With upcoming regulations in the U.S. and Europe set to route transactions from the massive over-the-counter markets to regulated trading platforms and to clearing houses, the biggest players are bolstering their clearing capabilities.

“Everyone is getting ready for their initial tier of clients to clear their trades in the fourth quarter,” said Cassandra Tok, vice-president and head of North America OTC clearing sales at bulge bracket bank Goldman Sachs during the Futures Industry Association conference in New York last week.

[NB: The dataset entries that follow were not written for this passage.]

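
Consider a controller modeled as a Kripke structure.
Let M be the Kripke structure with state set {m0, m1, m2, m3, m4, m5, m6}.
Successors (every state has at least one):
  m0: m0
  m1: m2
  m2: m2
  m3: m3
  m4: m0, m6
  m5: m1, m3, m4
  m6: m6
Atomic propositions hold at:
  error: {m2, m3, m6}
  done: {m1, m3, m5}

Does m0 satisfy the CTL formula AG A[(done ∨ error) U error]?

Sat(done ∨ error) = {m1, m2, m3, m5, m6}
A[(done ∨ error) U error]: least fixpoint, start Z0 = Sat(error) = {m2, m3, m6}, add states in Sat(done ∨ error) with every successor in Z. Z1 = {m1, m2, m3, m6}; fixed.
Sat(A[(done ∨ error) U error]) = {m1, m2, m3, m6}
AG A[(done ∨ error) U error]: greatest fixpoint, start Z0 = {m1, m2, m3, m6}, keep only states in Sat with every successor in Z. Already a fixed point.
Sat(AG A[(done ∨ error) U error]) = {m1, m2, m3, m6}
m0 ∉ Sat(AG A[(done ∨ error) U error]) = {m1, m2, m3, m6}, so the formula does not hold at m0.

No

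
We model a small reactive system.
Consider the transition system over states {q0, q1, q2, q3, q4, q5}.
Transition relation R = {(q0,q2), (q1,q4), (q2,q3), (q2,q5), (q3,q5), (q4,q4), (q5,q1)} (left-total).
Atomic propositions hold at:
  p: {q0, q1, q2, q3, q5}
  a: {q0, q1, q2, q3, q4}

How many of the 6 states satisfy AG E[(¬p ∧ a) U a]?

2

Sat(¬p) = {q4}
Sat(¬p ∧ a) = {q4}
E[(¬p ∧ a) U a]: least fixpoint, start Z0 = Sat(a) = {q0, q1, q2, q3, q4}, add states in Sat(¬p ∧ a) with some successor in Z. Already a fixed point.
Sat(E[(¬p ∧ a) U a]) = {q0, q1, q2, q3, q4}
AG E[(¬p ∧ a) U a]: greatest fixpoint, start Z0 = {q0, q1, q2, q3, q4}, keep only states in Sat with every successor in Z. Z1 = {q0, q1, q4}; Z2 = {q1, q4}; fixed.
Sat(AG E[(¬p ∧ a) U a]) = {q1, q4}
|Sat(AG E[(¬p ∧ a) U a])| = |{q1, q4}| = 2.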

Market participants from all sectors have been preparing for the vast sweeping changes outlined in upcoming Dodd-Frank regulation. Even though many of the proposed rules have not yet been finalized, chief compliance officers have been busy making sure their firms are prepared for what’s to come.

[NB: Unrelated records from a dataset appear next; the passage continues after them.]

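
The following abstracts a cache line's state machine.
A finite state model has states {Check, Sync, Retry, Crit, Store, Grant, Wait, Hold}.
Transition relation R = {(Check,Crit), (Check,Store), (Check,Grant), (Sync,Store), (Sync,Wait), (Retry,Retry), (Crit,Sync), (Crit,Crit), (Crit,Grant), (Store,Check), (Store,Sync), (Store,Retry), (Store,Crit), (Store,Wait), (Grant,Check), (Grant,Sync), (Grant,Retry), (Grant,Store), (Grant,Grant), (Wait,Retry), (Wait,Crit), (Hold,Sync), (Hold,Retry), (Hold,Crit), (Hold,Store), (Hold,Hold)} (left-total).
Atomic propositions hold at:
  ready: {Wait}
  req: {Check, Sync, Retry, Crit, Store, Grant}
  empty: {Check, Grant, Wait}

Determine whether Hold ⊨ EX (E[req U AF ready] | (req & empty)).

AF ready: least fixpoint, start Z0 = {Wait}, add states with every successor in Z. Already a fixed point.
Sat(AF ready) = {Wait}
E[req U AF ready]: least fixpoint, start Z0 = Sat(AF ready) = {Wait}, add states in Sat(req) with some successor in Z. Z1 = {Sync, Store, Wait}; Z2 = {Check, Sync, Crit, Store, Grant, Wait}; fixed.
Sat(E[req U AF ready]) = {Check, Sync, Crit, Store, Grant, Wait}
Sat(req & empty) = {Check, Grant}
Sat(E[req U AF ready] | (req & empty)) = {Check, Sync, Crit, Store, Grant, Wait}
Sat(EX (E[req U AF ready] | (req & empty))) = {s : some successor in {Check, Sync, Crit, Store, Grant, Wait}} = {Check, Sync, Crit, Store, Grant, Wait, Hold}
Hold ∈ Sat(EX (E[req U AF ready] | (req & empty))) = {Check, Sync, Crit, Store, Grant, Wait, Hold}, so the formula holds at Hold.

Yes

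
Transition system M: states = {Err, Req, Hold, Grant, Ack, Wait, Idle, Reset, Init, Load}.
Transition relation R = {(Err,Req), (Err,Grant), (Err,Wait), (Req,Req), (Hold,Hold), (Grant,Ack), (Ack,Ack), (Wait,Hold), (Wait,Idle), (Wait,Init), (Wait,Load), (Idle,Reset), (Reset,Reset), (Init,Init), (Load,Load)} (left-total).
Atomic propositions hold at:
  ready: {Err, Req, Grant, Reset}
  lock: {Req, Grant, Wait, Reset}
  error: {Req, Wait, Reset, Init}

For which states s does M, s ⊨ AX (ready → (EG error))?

{Req, Hold, Grant, Ack, Wait, Idle, Reset, Init, Load}

EG error: greatest fixpoint, start Z0 = {Req, Wait, Reset, Init}, keep only states in Sat with some successor in Z. Already a fixed point.
Sat(EG error) = {Req, Wait, Reset, Init}
Sat(ready → (EG error)) = {Req, Hold, Ack, Wait, Idle, Reset, Init, Load}
Sat(AX (ready → (EG error))) = {s : every successor in {Req, Hold, Ack, Wait, Idle, Reset, Init, Load}} = {Req, Hold, Grant, Ack, Wait, Idle, Reset, Init, Load}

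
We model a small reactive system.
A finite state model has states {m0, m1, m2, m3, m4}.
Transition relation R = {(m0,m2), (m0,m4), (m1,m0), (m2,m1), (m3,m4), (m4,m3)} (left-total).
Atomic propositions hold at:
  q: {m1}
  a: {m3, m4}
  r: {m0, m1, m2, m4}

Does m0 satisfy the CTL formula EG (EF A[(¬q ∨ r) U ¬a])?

Yes

Sat(¬q) = {m0, m2, m3, m4}
Sat(¬q ∨ r) = {m0, m1, m2, m3, m4}
Sat(¬a) = {m0, m1, m2}
A[(¬q ∨ r) U ¬a]: least fixpoint, start Z0 = Sat(¬a) = {m0, m1, m2}, add states in Sat(¬q ∨ r) with every successor in Z. Already a fixed point.
Sat(A[(¬q ∨ r) U ¬a]) = {m0, m1, m2}
EF A[(¬q ∨ r) U ¬a]: least fixpoint, start Z0 = {m0, m1, m2}, add states with some successor in Z. Already a fixed point.
Sat(EF A[(¬q ∨ r) U ¬a]) = {m0, m1, m2}
EG (EF A[(¬q ∨ r) U ¬a]): greatest fixpoint, start Z0 = {m0, m1, m2}, keep only states in Sat with some successor in Z. Already a fixed point.
Sat(EG (EF A[(¬q ∨ r) U ¬a])) = {m0, m1, m2}
m0 ∈ Sat(EG (EF A[(¬q ∨ r) U ¬a])) = {m0, m1, m2}, so the formula holds at m0.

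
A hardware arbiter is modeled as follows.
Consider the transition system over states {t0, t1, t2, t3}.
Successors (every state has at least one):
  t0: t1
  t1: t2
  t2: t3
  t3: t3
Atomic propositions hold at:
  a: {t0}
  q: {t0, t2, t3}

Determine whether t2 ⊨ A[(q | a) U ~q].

Sat(q | a) = {t0, t2, t3}
Sat(~q) = {t1}
A[(q | a) U ~q]: least fixpoint, start Z0 = Sat(~q) = {t1}, add states in Sat(q | a) with every successor in Z. Z1 = {t0, t1}; fixed.
Sat(A[(q | a) U ~q]) = {t0, t1}
t2 ∉ Sat(A[(q | a) U ~q]) = {t0, t1}, so the formula does not hold at t2.

No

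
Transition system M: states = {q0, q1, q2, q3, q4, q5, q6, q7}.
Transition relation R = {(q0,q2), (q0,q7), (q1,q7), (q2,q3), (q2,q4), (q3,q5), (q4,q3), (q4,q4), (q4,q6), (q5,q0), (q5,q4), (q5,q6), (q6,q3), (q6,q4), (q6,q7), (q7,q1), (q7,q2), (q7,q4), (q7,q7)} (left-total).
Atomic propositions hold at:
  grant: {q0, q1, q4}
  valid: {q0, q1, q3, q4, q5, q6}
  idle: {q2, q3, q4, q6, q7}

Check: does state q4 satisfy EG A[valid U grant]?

A[valid U grant]: least fixpoint, start Z0 = Sat(grant) = {q0, q1, q4}, add states in Sat(valid) with every successor in Z. Already a fixed point.
Sat(A[valid U grant]) = {q0, q1, q4}
EG A[valid U grant]: greatest fixpoint, start Z0 = {q0, q1, q4}, keep only states in Sat with some successor in Z. Z1 = {q4}; fixed.
Sat(EG A[valid U grant]) = {q4}
q4 ∈ Sat(EG A[valid U grant]) = {q4}, so the formula holds at q4.

Yes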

“With impending regulation, it’s obvious that clearing will become more important,” said Rich Repetto, analyst at investment bank Sandler O’Neill. “It’s just a matter of when it will occur, but regulators are definitely pushing more over-the-counter trades to standardized clearing.”

While the markets wait for Dodd-Frank’s implementation, various clearing houses have seen a substantial increase in cleared swaps trades in the lead-up to its yet-to-be defined clearing deadline.

“We have cleared dealer trades for the past 12 years and, since Lehman Brothers collapsed, the notional value of swaps we’ve cleared has doubled,” Floyd Converse, executive vice-president and head of SwapClear sales at clearing house LCH.Clearnet said.

London-based LCH.Clearnet is making a push in the U.S. with its SwapClear service as well as through a potential acquisition of Nasdaq OMX’s International Derivatives Clearing Group (IDCG). IDCG is based in New York, and opened in January 2009 for the clearing of interest rate swap futures. It has since struggled to gain significant market share.

Post-trade services, including clearing, settlement and collateral management, have all been thrust into the spotlight as integral services in the capital markets following the global financial crisis of 2008. Clearing covers the calculation of participants’ net obligations or net rights prior to settlement. Settlement is a composite of processes to transfer assets and financial resources between buyers and sellers, thus setting off the rights and obligations that stem from clearing.

Demand for collateral management has also grown amid Dodd-Frank in the U.S. and the European Market Infrastructure Regulation, or Emir, and the impending Basel capital rules, which require the increased use of collateral in order to cover exposures and mitigate counterparty risk.